Il convento veneziano, also known as Le couvent sur l’eau by Alfredo Casella (1883-1947), is an interesting example of how musical genres can influence each other. This composition is actually a ballet. Traditionally this would have been accompanied by an orchestra but Casella expanded this with a vocal part for soprano, making the ballet more opera-like. The well known Italian illustrator Giulio Cisari (1892-1979) was the creator of the neoclassical cover. This design was also used for the libretto of the premier in the Scala in 1925. 

Il convento veneziano
Sumitra by the Italian-Bohemian composer Riccardo Pick-Mangiagalli (1882-1949) was published with an especially decorative cover by the Italian painter and designer Umberto Brunelleschi (1879-1949). The cover of this copy is slightly damaged, but the charm of the stylized tree and three exotic birds remains.
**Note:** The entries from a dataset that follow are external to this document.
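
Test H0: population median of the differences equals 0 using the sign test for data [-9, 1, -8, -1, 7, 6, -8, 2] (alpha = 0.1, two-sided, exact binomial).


Step 1: Discard zero differences. Original n = 8; n_eff = number of nonzero differences = 8.
Nonzero differences (with sign): -9, +1, -8, -1, +7, +6, -8, +2
Step 2: Count signs: positive = 4, negative = 4.
Step 3: Under H0: P(positive) = 0.5, so the number of positives S ~ Bin(8, 0.5).
Step 4: Two-sided exact p-value = sum of Bin(8,0.5) probabilities at or below the observed probability = 1.000000.
Step 5: alpha = 0.1. fail to reject H0.

n_eff = 8, pos = 4, neg = 4, p = 1.000000, fail to reject H0.


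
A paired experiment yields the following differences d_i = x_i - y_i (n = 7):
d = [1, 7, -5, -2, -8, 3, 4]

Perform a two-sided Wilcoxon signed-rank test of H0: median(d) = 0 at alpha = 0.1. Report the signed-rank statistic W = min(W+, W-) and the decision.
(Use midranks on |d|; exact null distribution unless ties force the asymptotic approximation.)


Step 1: Drop any zero differences (none here) and take |d_i|.
|d| = [1, 7, 5, 2, 8, 3, 4]
Step 2: Midrank |d_i| (ties get averaged ranks).
ranks: |1|->1, |7|->6, |5|->5, |2|->2, |8|->7, |3|->3, |4|->4
Step 3: Attach original signs; sum ranks with positive sign and with negative sign.
W+ = 1 + 6 + 3 + 4 = 14
W- = 5 + 2 + 7 = 14
(Check: W+ + W- = 28 should equal n(n+1)/2 = 28.)
Step 4: Test statistic W = min(W+, W-) = 14.
Step 5: No ties, so the exact null distribution over the 2^7 = 128 sign assignments gives the two-sided p-value = 1.000000.
Step 6: alpha = 0.1. fail to reject H0.

W+ = 14, W- = 14, W = min = 14, p = 1.000000, fail to reject H0.


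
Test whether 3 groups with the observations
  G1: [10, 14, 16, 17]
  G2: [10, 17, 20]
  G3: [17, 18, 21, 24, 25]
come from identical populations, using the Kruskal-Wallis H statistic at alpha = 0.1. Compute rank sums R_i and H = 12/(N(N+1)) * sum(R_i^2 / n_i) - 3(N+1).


Step 1: Combine all N = 12 observations and assign midranks.
sorted (value, group, rank): (10,G1,1.5), (10,G2,1.5), (14,G1,3), (16,G1,4), (17,G1,6), (17,G2,6), (17,G3,6), (18,G3,8), (20,G2,9), (21,G3,10), (24,G3,11), (25,G3,12)
Step 2: Sum ranks within each group.
R_1 = 14.5 (n_1 = 4)
R_2 = 16.5 (n_2 = 3)
R_3 = 47 (n_3 = 5)
Step 3: H = 12/(N(N+1)) * sum(R_i^2/n_i) - 3(N+1)
     = 12/(12*13) * (14.5^2/4 + 16.5^2/3 + 47^2/5) - 3*13
     = 0.076923 * 585.112 - 39
     = 6.008654.
Step 4: Ties present; correction factor C = 1 - 30/(12^3 - 12) = 0.982517. Corrected H = 6.008654 / 0.982517 = 6.115569.
Step 5: Under H0, H ~ chi^2(2); p-value = 0.046992.
Step 6: alpha = 0.1. reject H0.

H = 6.1156, df = 2, p = 0.046992, reject H0.


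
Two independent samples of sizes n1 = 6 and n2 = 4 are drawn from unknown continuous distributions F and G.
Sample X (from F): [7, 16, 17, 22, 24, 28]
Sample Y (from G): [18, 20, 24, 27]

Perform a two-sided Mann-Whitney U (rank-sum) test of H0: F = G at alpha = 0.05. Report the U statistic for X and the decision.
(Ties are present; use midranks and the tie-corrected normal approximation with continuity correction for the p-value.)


Step 1: Combine and sort all 10 observations; assign midranks.
sorted (value, group): (7,X), (16,X), (17,X), (18,Y), (20,Y), (22,X), (24,X), (24,Y), (27,Y), (28,X)
ranks: 7->1, 16->2, 17->3, 18->4, 20->5, 22->6, 24->7.5, 24->7.5, 27->9, 28->10
Step 2: Rank sum for X: R1 = 1 + 2 + 3 + 6 + 7.5 + 10 = 29.5.
Step 3: U_X = R1 - n1(n1+1)/2 = 29.5 - 6*7/2 = 29.5 - 21 = 8.5.
       U_Y = n1*n2 - U_X = 24 - 8.5 = 15.5.
Step 4: Ties are present, so use the tie-corrected normal approximation (with continuity correction) for the p-value.
Step 5: p-value = 0.521166; compare to alpha = 0.05. fail to reject H0.

U_X = 8.5, p = 0.521166, fail to reject H0 at alpha = 0.05.


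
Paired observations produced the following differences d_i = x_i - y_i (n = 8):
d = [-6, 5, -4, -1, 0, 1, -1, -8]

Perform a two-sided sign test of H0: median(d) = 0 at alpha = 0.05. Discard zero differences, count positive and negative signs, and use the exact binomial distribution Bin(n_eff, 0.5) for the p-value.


Step 1: Discard zero differences. Original n = 8; n_eff = number of nonzero differences = 7.
Nonzero differences (with sign): -6, +5, -4, -1, +1, -1, -8
Step 2: Count signs: positive = 2, negative = 5.
Step 3: Under H0: P(positive) = 0.5, so the number of positives S ~ Bin(7, 0.5).
Step 4: Two-sided exact p-value = sum of Bin(7,0.5) probabilities at or below the observed probability = 0.453125.
Step 5: alpha = 0.05. fail to reject H0.

n_eff = 7, pos = 2, neg = 5, p = 0.453125, fail to reject H0.


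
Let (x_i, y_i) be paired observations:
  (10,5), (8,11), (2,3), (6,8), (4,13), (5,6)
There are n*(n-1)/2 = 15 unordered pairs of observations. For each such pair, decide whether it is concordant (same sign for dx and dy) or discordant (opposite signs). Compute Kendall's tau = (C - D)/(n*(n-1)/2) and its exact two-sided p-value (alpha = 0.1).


Step 1: Enumerate the 15 unordered pairs (i,j) with i<j and classify each by sign(x_j-x_i) * sign(y_j-y_i).
  (1,2):dx=-2,dy=+6->D; (1,3):dx=-8,dy=-2->C; (1,4):dx=-4,dy=+3->D; (1,5):dx=-6,dy=+8->D
  (1,6):dx=-5,dy=+1->D; (2,3):dx=-6,dy=-8->C; (2,4):dx=-2,dy=-3->C; (2,5):dx=-4,dy=+2->D
  (2,6):dx=-3,dy=-5->C; (3,4):dx=+4,dy=+5->C; (3,5):dx=+2,dy=+10->C; (3,6):dx=+3,dy=+3->C
  (4,5):dx=-2,dy=+5->D; (4,6):dx=-1,dy=-2->C; (5,6):dx=+1,dy=-7->D
Step 2: C = 8, D = 7, total pairs = 15.
Step 3: tau = (C - D)/(n(n-1)/2) = (8 - 7)/15 = 0.066667.
Step 4: Exact two-sided p-value (enumerate n! = 720 permutations of y under H0): p = 1.000000.
Step 5: alpha = 0.1. fail to reject H0.

tau_b = 0.0667 (C=8, D=7), p = 1.000000, fail to reject H0.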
The famous novel Anna Karenina by Leo Tolstoj (1828-1910) inspired diverse adaptations for theater, cinema and television. The opera by the Italian composer Igino Robbiani (1884-1966) premiered in Rome in 1924. The publisher Sonzogno chose a trompe l’oeil for the cover of the piano reduction version: the paper cover looks like a tapestry.  


The opera Dèbora e Jaéle by Ildebrando Pizzetti (1880-1968) premiered in the Scala in 1922. The art deco cover, designed by Giulio Cisari (1892-1979), depicts the two Biblical women. The styling is in strong contrast with the drama of the opera.

Dèbora e Jaéle


Volti la lanterna, scenes of lost Rome, is a ballet by Ezio Carabella (1891-1964). The scenery for the premier in Rome in 1934 is by Ettore Polidori. The cover of this piano reduction dates from the same year and is a stylized drawing of the decor from the second scene. The concept is that of the centuries old souvenir-culture, but the design is in line with the contemporary art deco style. 


The opera Maria di Magdala by Arrigo Pedrollo (1878-1964) premiered in Milan in 1924. The art deco style cover and the Biblical subject do not make us suspect that this work was dedicated to the former, controversial prime minister of Italy, Benito Mussolini (1883-1945). 

Maria di Magdala


The cover of the opera Arlecchino by Ferruccio Busoni (1866-1924) clearly refers to the Italian tradition of Commedia dell’arte, where the costume is also a part of the character’s identity. The checkered suit and black mask refer to the title role of Harlequin. The opera premiered in Zurich in 1917.